Blog Comments For Traffic – The Proof
One of the methods recommended to generate traffic to your website is to locate highly ranked blogs on your subject and make a Comment on a recent blog post. Naturally, you include a signature file after your post linked back to a page within your own site that is relevant to the subject.
This is an opportunity to obtain both one way links deep into your site for the SE spiders and also a doorway into your site for human traffic that is already interested in your subject matter.
While lapping up this sort of information from your teacher/mentor this traffic strategy sounds eminently sensible while at the same time rather difficult to pin down. How do you know this use of blog comments really works?

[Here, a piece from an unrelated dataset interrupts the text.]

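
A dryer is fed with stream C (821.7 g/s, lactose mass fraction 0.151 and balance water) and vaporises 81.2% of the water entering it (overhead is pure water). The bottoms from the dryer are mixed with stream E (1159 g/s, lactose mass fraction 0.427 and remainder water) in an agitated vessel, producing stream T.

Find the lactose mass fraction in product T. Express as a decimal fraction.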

Well, here’s the proof. I recently put up a new blog site. The subject is something of a hobby of mine rather than a project I was aggressively marketing and is in a very small niche market, in fact I don’t think it’s a market at all.
So my inspection of the weekly scheduled Google Analytics report that was sitting in my email In tray for a blog on which I was expecting little traffic anyway was quite cursory until the large percentage of referred traffic caught my eye.
By the way, if you are not using Google Analytics then you really should – especially when it is so easy to install on WordPress blogs.
Drilling down into the report I found that most of the referred traffic was coming from a single inbound link and isolating that link in the report told me that it was a single, very cursory comment I had made on a high ranking blog.
The effect was to attract in excess of 100 visitors to my site that day and although the traffic diminished it has stabilized at around 15 unique visitors per day.
The great thing about this, other than the traffic, of course, is that I am using Google Reader to scan and monitor relevant RSS feeds to give me content and ideas for my site. So I had actually taken the news content from the high ranking site and put a little effort into re-writing it then posted it on my blog.
So I had up-to-date, relevant content on my blog. It was only as an afterthought that I put a very cursory comment on the ‘donor’ blog. Result: a flock of birds killed with one stone. Fresh, new content for continuity and SE ranking, participation in the subject community, lots of inbound traffic and a long lasting inbound link.
Blog comments? Yes, they work gangbusters!